Vivek Agnihotri’s directional (The Tashkent Files was his last in 2019), The Kashmir Files flits between Kashmir, on the fateful January 19, 1990 and Delhi 2016. Krishna Pandit (Darshan Kumaar) is the new face of NU – India’s leading college – with majority Kashmiri Muslims. He’s out there for them, for Azadi. His grandfather Pushkar Nath Pandit’s (Anupam Kher) demise and last wish to have his ashes spread in his home in presence of his four friends takes Krishna to Kashmir.

It’s through the four friends – an IAS officer, a doctor, a cop and a reporter that the film recounts the 90s. Pushkar Nath Pandit is rehearsing for Maha Shivratri in which he always plays Shiva. His grandson Shiva is playing cricket. There is a procession screeching - Ralive, Tsalive, Galive (convert, leave, die). With friends who have ‘reach’, he hopes that this too shall pass, but what awaits a tragedy that’s difficult to stomach.

The sheer brutality of what transpires, in the blood curdling manner Pandits are forced to leave, and how they navigate life ahead is stuff nightmares are made of. There are scenes that break your heart – a little girl’s last view as she leaves her home – Kashmir; how a grandfather takes measured two licks of a biscuit for dinner; a woman being fed her husband’s blood-soaked rice.

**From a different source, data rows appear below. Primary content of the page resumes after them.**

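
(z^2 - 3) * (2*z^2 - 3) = 2*z^4 - 9*z^2 + 9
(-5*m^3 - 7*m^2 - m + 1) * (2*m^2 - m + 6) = -10*m^5 - 9*m^4 - 25*m^3 - 39*m^2 - 7*m + 6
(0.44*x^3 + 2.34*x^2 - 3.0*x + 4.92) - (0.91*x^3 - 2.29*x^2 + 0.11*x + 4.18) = -0.47*x^3 + 4.63*x^2 - 3.11*x + 0.74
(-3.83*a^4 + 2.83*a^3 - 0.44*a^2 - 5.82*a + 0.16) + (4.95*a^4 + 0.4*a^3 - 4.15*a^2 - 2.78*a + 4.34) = 1.12*a^4 + 3.23*a^3 - 4.59*a^2 - 8.6*a + 4.5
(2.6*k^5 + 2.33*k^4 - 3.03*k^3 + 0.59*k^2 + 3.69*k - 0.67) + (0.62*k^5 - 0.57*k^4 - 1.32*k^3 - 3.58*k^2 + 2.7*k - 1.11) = 3.22*k^5 + 1.76*k^4 - 4.35*k^3 - 2.99*k^2 + 6.39*k - 1.78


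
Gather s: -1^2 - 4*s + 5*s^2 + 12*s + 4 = 5*s^2 + 8*s + 3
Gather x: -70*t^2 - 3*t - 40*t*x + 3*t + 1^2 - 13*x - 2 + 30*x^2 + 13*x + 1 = -70*t^2 - 40*t*x + 30*x^2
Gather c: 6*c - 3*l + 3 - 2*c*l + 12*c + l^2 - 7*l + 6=c*(18 - 2*l) + l^2 - 10*l + 9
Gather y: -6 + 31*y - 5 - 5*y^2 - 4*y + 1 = -5*y^2 + 27*y - 10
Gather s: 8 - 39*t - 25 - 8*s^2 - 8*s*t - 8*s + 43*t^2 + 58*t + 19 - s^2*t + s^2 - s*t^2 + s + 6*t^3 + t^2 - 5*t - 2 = s^2*(-t - 7) + s*(-t^2 - 8*t - 7) + 6*t^3 + 44*t^2 + 14*t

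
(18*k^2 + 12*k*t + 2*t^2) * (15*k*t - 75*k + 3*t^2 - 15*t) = 270*k^3*t - 1350*k^3 + 234*k^2*t^2 - 1170*k^2*t + 66*k*t^3 - 330*k*t^2 + 6*t^4 - 30*t^3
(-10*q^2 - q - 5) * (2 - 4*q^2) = 40*q^4 + 4*q^3 - 2*q - 10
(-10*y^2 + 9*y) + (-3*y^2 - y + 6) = -13*y^2 + 8*y + 6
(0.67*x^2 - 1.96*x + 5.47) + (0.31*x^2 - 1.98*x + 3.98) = 0.98*x^2 - 3.94*x + 9.45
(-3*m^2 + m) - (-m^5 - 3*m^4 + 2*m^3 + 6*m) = m^5 + 3*m^4 - 2*m^3 - 3*m^2 - 5*m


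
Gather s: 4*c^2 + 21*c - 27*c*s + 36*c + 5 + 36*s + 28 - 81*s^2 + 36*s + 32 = 4*c^2 + 57*c - 81*s^2 + s*(72 - 27*c) + 65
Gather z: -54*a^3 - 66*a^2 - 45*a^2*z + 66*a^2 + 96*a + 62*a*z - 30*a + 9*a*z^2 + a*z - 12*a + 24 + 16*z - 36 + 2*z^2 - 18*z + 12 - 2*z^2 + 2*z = -54*a^3 + 9*a*z^2 + 54*a + z*(-45*a^2 + 63*a)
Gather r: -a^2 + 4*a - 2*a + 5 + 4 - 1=-a^2 + 2*a + 8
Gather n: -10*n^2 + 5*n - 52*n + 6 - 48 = -10*n^2 - 47*n - 42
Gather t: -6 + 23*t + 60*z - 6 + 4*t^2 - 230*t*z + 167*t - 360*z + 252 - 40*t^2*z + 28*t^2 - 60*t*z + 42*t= t^2*(32 - 40*z) + t*(232 - 290*z) - 300*z + 240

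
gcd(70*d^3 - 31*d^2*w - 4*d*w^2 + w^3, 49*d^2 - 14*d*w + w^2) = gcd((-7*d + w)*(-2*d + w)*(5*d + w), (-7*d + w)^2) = -7*d + w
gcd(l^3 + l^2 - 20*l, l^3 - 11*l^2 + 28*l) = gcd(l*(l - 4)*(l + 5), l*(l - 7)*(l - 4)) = l^2 - 4*l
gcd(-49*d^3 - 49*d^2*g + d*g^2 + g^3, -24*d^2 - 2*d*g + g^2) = 1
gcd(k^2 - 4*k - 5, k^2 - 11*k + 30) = k - 5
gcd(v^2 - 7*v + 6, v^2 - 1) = v - 1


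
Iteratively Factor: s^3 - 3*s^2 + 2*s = (s - 2)*(s^2 - s) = (s - 2)*(s - 1)*(s)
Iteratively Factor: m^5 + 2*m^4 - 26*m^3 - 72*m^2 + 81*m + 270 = (m - 5)*(m^4 + 7*m^3 + 9*m^2 - 27*m - 54) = (m - 5)*(m + 3)*(m^3 + 4*m^2 - 3*m - 18) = (m - 5)*(m + 3)^2*(m^2 + m - 6) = (m - 5)*(m + 3)^3*(m - 2)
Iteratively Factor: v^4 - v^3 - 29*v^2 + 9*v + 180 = (v + 4)*(v^3 - 5*v^2 - 9*v + 45) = (v - 5)*(v + 4)*(v^2 - 9) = (v - 5)*(v + 3)*(v + 4)*(v - 3)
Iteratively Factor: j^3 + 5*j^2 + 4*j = (j + 1)*(j^2 + 4*j) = j*(j + 1)*(j + 4)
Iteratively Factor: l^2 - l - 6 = (l + 2)*(l - 3)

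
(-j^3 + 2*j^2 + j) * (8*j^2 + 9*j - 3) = -8*j^5 + 7*j^4 + 29*j^3 + 3*j^2 - 3*j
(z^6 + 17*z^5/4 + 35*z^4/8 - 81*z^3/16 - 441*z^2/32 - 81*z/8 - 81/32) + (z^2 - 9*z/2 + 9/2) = z^6 + 17*z^5/4 + 35*z^4/8 - 81*z^3/16 - 409*z^2/32 - 117*z/8 + 63/32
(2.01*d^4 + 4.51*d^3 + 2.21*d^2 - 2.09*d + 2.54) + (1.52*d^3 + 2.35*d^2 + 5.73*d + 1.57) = 2.01*d^4 + 6.03*d^3 + 4.56*d^2 + 3.64*d + 4.11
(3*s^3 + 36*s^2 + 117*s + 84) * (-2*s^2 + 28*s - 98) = -6*s^5 + 12*s^4 + 480*s^3 - 420*s^2 - 9114*s - 8232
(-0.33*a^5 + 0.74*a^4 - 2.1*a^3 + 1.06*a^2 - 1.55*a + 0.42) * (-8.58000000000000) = 2.8314*a^5 - 6.3492*a^4 + 18.018*a^3 - 9.0948*a^2 + 13.299*a - 3.6036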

While one has read and seen the news, the pathos of being displaced makes a lasting impression. The love for your land, of being wronged, and not heard at that...the storyline, touches different sore points – how the entire police, hospitals, media, judiciary was rendered helpless. The references to real life are in plenty – 2003 Nadimarg massacre, the headlines, video clippings – one shudders at the revisiting. Of course, there is Section 370, and Azadi, Bharat tere ...chants. Anupam Kher is a flawless actor, he reduces you to tears as a hapless father-in-law, later as grandfather making ends meet to ensure his grandsons get education. Mithun Chakraborty (as IAS officer Brahma Dutt), Atul Shrivastava (reporter Vishnu Ram), Prakash Belawadi (Dr Mahesh Kumar) and Puneet Issar (DGP Hari Narain) take the story forward in all its doom and gloom. Pallavi Joshi as Prof Radhika Menon stands out in her look and manner, belts out a solid performance. Chinmay Mandlekar as dreaded Farooq Malik Bitta is menacing. Darshan Kumaar’s act is measured.

The film at 2 hours 50 minutes is rather long. The wait for what happened to Krishna’s brother Shiva and mother Sharda (Bhasha Sumbli), builds dread. It’s the rather marathon speech which loses the momentum at the end.

Definitely an ‘A’ film, on account of its theme, sheer brutality, not many adults can even stomach the gruesomeness of it all. This sure is no popcorn cola film. Agnihotri’s diatribe about it not being a ‘star’ film, sure it is no My Name Is Khan, but shouldn’t Kashmiri Pandits’ story, even though it lacks the Karan Johar frills, be out too? Kashmiri Pandits ne bandoonken nahi uthayi but their story is coming out. Shikara was one, this another, though very divergent on how they treat the same subject. And last checked, the pen was still mightier than the sword. Call it jingoistic if you may, but doesn’t the freedom of speech reside in the fact that all narratives must be heard?